People often say that technology makes our lives easier - yeah, right!
The truth is that technology is responsible for a lot of the daily headaches we put up with, especially if you're a parent.
Our own parents and grandparents only had to worry about their children getting up to no good in typical, time-honored ways like sneaking out to see their friends. Now, kids can get into just as much trouble at home, using their cell phones and computers.
In fact, a six-year-old from New Jersey proved that even Alexa - Amazon's voice-activated personal assistant - can become a child's partner in crime if their parents aren't supervising them.
Mom Yerelyn Cueva taped the moment when she caught her son, Jariel, filling out his math homework with help from her Amazon Echo smart device.
"Alexa, what's five minus three?" he asked, and the machine fed him the answer before Cueva busted in and confronted her son.
Cueva's video has since been watched more than 8 million times, and she revealed it probably wasn't the first time Jariel used the device to fill out his homework, since the device was in her home for a week before she caught him.
But she also insists that her son is bright, and actually excels in math.
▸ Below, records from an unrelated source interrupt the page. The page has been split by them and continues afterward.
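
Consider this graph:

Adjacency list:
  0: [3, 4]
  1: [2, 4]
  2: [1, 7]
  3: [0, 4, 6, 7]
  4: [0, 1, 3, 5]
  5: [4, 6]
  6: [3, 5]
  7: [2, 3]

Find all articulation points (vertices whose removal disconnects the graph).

No articulation points. The graph is biconnected.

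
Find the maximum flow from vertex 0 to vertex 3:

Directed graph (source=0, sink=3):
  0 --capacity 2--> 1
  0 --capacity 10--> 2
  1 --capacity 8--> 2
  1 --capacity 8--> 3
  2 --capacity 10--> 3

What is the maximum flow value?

Computing max flow:
  Flow on (0->1): 2/2
  Flow on (0->2): 10/10
  Flow on (1->3): 2/8
  Flow on (2->3): 10/10
Maximum flow = 12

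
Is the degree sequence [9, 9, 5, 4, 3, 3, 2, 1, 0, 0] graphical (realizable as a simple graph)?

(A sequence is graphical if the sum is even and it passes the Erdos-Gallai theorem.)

Sum of degrees = 36. Sum is even but fails Erdos-Gallai. The sequence is NOT graphical.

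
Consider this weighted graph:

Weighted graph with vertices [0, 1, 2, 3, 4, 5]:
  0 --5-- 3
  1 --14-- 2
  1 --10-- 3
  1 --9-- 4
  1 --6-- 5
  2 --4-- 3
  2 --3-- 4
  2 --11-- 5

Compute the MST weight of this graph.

Applying Kruskal's algorithm (sort edges by weight, add if no cycle):
  Add (2,4) w=3
  Add (2,3) w=4
  Add (0,3) w=5
  Add (1,5) w=6
  Add (1,4) w=9
  Skip (1,3) w=10 (creates cycle)
  Skip (2,5) w=11 (creates cycle)
  Skip (1,2) w=14 (creates cycle)
MST weight = 27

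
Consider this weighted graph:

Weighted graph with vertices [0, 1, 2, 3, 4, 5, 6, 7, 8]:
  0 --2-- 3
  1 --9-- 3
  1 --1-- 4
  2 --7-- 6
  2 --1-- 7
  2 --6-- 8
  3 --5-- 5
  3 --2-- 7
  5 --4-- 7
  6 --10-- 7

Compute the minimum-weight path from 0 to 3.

Using Dijkstra's algorithm from vertex 0:
Shortest path: 0 -> 3
Total weight: 2 = 2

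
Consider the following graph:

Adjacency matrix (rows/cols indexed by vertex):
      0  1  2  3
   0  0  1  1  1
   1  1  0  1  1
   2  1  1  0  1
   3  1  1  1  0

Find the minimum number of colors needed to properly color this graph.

The graph has a maximum clique of size 4 (lower bound on chromatic number).
A valid 4-coloring: {0: 0, 1: 1, 2: 2, 3: 3}.
Chromatic number = 4.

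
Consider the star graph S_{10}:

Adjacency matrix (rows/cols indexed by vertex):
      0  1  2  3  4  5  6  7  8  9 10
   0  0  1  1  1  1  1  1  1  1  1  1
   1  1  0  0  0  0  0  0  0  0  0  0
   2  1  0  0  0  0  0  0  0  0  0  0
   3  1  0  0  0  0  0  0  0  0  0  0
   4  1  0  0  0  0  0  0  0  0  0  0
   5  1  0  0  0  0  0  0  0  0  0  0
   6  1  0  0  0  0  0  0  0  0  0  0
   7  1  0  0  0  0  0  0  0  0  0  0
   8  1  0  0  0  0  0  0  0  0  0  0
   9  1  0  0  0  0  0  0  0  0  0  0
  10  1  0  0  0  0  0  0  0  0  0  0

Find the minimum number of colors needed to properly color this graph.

S_{10} has one hub adjacent to 10 leaves; leaves are pairwise non-adjacent.
Color the hub 0 and every leaf 1.
Chromatic number = 2.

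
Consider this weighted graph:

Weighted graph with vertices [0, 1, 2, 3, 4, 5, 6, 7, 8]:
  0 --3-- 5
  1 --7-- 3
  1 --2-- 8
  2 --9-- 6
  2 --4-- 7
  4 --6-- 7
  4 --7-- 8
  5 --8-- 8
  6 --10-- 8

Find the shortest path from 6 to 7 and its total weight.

Using Dijkstra's algorithm from vertex 6:
Shortest path: 6 -> 2 -> 7
Total weight: 9 + 4 = 13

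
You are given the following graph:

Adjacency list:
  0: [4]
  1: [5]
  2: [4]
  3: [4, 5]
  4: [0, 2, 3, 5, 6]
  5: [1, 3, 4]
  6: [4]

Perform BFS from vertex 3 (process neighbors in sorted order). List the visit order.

BFS from vertex 3 (neighbors processed in ascending order):
Visit order: 3, 4, 5, 0, 2, 6, 1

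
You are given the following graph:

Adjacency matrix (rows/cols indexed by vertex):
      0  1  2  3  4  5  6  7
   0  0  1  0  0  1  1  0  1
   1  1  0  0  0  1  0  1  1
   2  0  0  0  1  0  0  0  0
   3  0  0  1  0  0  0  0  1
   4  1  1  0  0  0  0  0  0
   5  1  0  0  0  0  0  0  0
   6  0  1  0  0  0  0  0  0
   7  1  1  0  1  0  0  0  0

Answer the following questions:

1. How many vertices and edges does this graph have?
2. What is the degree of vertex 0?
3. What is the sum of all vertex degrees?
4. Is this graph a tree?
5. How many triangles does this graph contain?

Count: 8 vertices, 9 edges.
Vertex 0 has neighbors [1, 4, 5, 7], degree = 4.
Handshaking lemma: 2 * 9 = 18.
A tree on 8 vertices has 7 edges. This graph has 9 edges (2 extra). Not a tree.
Number of triangles = 2.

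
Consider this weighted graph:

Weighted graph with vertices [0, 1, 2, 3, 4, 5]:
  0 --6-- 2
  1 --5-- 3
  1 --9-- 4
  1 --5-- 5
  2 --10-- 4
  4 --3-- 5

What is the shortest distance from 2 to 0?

Using Dijkstra's algorithm from vertex 2:
Shortest path: 2 -> 0
Total weight: 6 = 6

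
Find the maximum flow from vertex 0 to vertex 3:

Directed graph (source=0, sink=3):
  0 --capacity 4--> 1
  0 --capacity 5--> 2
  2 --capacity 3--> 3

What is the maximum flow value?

Computing max flow:
  Flow on (0->2): 3/5
  Flow on (2->3): 3/3
Maximum flow = 3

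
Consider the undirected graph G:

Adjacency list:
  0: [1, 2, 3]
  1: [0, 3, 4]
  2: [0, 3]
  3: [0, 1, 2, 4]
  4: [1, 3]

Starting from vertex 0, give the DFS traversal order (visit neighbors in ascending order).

DFS from vertex 0 (neighbors processed in ascending order):
Visit order: 0, 1, 3, 2, 4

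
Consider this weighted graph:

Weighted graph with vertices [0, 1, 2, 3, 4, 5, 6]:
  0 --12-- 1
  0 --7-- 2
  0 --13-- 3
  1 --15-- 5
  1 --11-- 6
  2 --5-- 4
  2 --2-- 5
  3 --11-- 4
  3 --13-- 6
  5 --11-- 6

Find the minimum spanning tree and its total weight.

Applying Kruskal's algorithm (sort edges by weight, add if no cycle):
  Add (2,5) w=2
  Add (2,4) w=5
  Add (0,2) w=7
  Add (1,6) w=11
  Add (3,4) w=11
  Add (5,6) w=11
  Skip (0,1) w=12 (creates cycle)
  Skip (0,3) w=13 (creates cycle)
  Skip (3,6) w=13 (creates cycle)
  Skip (1,5) w=15 (creates cycle)
MST weight = 47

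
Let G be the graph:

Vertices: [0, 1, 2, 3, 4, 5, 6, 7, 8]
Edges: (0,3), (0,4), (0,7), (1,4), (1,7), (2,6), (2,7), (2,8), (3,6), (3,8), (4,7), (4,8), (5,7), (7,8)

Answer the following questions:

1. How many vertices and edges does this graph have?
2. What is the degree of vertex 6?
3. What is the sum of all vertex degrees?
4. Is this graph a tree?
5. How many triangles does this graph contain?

Count: 9 vertices, 14 edges.
Vertex 6 has neighbors [2, 3], degree = 2.
Handshaking lemma: 2 * 14 = 28.
A tree on 9 vertices has 8 edges. This graph has 14 edges (6 extra). Not a tree.
Number of triangles = 4.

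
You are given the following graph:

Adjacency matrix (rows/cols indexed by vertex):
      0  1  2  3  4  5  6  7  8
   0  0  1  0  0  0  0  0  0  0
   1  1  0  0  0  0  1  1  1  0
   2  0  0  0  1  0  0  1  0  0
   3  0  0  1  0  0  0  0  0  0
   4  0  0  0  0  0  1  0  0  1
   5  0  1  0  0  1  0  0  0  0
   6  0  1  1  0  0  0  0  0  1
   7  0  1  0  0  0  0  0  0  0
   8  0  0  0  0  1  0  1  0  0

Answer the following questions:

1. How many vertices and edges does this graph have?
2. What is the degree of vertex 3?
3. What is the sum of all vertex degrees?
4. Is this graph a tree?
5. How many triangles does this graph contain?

Count: 9 vertices, 9 edges.
Vertex 3 has neighbors [2], degree = 1.
Handshaking lemma: 2 * 9 = 18.
A tree on 9 vertices has 8 edges. This graph has 9 edges (1 extra). Not a tree.
Number of triangles = 0.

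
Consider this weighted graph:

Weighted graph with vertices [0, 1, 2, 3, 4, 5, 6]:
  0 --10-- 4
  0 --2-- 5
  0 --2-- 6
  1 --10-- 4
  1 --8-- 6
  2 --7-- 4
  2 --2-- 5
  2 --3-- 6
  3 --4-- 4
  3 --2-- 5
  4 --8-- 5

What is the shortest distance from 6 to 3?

Using Dijkstra's algorithm from vertex 6:
Shortest path: 6 -> 0 -> 5 -> 3
Total weight: 2 + 2 + 2 = 6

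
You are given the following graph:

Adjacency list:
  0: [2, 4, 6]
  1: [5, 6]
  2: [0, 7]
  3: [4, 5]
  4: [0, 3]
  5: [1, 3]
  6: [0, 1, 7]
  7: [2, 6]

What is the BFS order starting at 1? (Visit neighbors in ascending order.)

BFS from vertex 1 (neighbors processed in ascending order):
Visit order: 1, 5, 6, 3, 0, 7, 4, 2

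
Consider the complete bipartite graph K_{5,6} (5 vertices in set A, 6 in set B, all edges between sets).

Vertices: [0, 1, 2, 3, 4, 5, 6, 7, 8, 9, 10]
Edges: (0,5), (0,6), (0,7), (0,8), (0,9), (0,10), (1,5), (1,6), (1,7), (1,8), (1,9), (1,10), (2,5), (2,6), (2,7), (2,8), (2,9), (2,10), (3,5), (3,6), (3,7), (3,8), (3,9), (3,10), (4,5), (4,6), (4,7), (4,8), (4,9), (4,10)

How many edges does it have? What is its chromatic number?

K_{5,6} has 5 * 6 = 30 edges.
Bipartite graphs have chromatic number 2 (color each partition differently).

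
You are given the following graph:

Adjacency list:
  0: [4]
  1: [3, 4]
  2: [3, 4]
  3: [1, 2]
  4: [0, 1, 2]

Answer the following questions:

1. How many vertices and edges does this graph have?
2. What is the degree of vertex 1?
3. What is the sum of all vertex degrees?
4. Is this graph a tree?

Count: 5 vertices, 5 edges.
Vertex 1 has neighbors [3, 4], degree = 2.
Handshaking lemma: 2 * 5 = 10.
A tree on 5 vertices has 4 edges. This graph has 5 edges (1 extra). Not a tree.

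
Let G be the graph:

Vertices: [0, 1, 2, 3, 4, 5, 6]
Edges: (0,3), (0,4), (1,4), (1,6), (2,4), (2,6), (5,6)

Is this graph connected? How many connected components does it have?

Checking connectivity: the graph has 1 connected component(s).
All vertices are reachable from each other. The graph IS connected.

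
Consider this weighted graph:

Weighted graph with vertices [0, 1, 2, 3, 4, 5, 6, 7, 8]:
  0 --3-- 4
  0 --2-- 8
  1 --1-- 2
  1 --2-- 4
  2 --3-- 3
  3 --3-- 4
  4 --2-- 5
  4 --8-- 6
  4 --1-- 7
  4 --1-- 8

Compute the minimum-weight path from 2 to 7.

Using Dijkstra's algorithm from vertex 2:
Shortest path: 2 -> 1 -> 4 -> 7
Total weight: 1 + 2 + 1 = 4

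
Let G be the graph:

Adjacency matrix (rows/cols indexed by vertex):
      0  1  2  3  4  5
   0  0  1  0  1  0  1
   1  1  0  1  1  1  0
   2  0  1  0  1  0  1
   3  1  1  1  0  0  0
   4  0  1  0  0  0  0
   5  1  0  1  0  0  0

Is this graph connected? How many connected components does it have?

Checking connectivity: the graph has 1 connected component(s).
All vertices are reachable from each other. The graph IS connected.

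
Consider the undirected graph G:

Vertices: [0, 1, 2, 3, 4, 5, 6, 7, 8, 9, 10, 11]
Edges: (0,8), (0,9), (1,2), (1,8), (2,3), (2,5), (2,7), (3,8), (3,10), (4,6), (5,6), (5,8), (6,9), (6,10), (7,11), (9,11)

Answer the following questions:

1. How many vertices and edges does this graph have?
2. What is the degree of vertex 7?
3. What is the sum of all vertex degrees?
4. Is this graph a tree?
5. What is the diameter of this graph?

Count: 12 vertices, 16 edges.
Vertex 7 has neighbors [2, 11], degree = 2.
Handshaking lemma: 2 * 16 = 32.
A tree on 12 vertices has 11 edges. This graph has 16 edges (5 extra). Not a tree.
Diameter (longest shortest path) = 4.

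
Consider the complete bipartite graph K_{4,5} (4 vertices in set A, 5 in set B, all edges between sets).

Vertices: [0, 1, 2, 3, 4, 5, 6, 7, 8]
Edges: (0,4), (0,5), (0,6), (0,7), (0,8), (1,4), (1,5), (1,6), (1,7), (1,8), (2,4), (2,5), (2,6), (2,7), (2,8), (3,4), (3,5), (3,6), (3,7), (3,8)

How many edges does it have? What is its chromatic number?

K_{4,5} has 4 * 5 = 20 edges.
Bipartite graphs have chromatic number 2 (color each partition differently).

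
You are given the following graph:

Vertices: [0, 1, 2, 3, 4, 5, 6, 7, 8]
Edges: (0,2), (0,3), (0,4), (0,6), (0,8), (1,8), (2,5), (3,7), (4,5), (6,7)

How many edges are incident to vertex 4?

Vertex 4 has neighbors [0, 5], so deg(4) = 2.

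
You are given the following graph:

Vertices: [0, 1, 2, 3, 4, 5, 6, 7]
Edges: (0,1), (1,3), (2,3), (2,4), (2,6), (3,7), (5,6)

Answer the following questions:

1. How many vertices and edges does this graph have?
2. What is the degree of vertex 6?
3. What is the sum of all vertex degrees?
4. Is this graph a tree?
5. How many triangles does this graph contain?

Count: 8 vertices, 7 edges.
Vertex 6 has neighbors [2, 5], degree = 2.
Handshaking lemma: 2 * 7 = 14.
A graph is a tree iff it is connected and has exactly n-1 edges. This graph is connected (all 8 vertices in one component) and has 8-1 = 7 edges. It is a tree.
Number of triangles = 0.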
She just says he was being "lazy" by relying on Alexa to do his homework.
Online commenters actually agree, applauding the first grader for figuring out how to use the smart device to his advantage.
Some even compared Jariel to Albert Einstein, because the famous physicist never bothered to memorize any figures that he could easily look up in a book.
"[I do not] carry such information in my mind since it is readily available," he once said.
"The value of a college education is not the learning of many facts but the training of the mind to think."
Six-year-old Jariel is not even the most unlikely Alexa user to go viral this month. That honor belongs to an African Grey parrot named Rocco, who used his owner's smart device to shop for raisins and broccoli.
Marion Wischnewski, a worker at the National Animal Welfare Trust sanctuary in Berkshire, England, told LADbible that Rocco's cheeky habit had become a daily nuisance.
"I have to check the shopping list when I come in from work and cancel all the items he's ordered," she said. "They chat away to each other all day. Often, I come in and there is music playing."
Rocco's species is known as the most intelligent and well-spoken breed of parrot, but the bird's chatty personality has caused him no end of trouble.
Wischnewski said Rocco was actually rehomed because his non-stop swearing got on his former owner's nerves.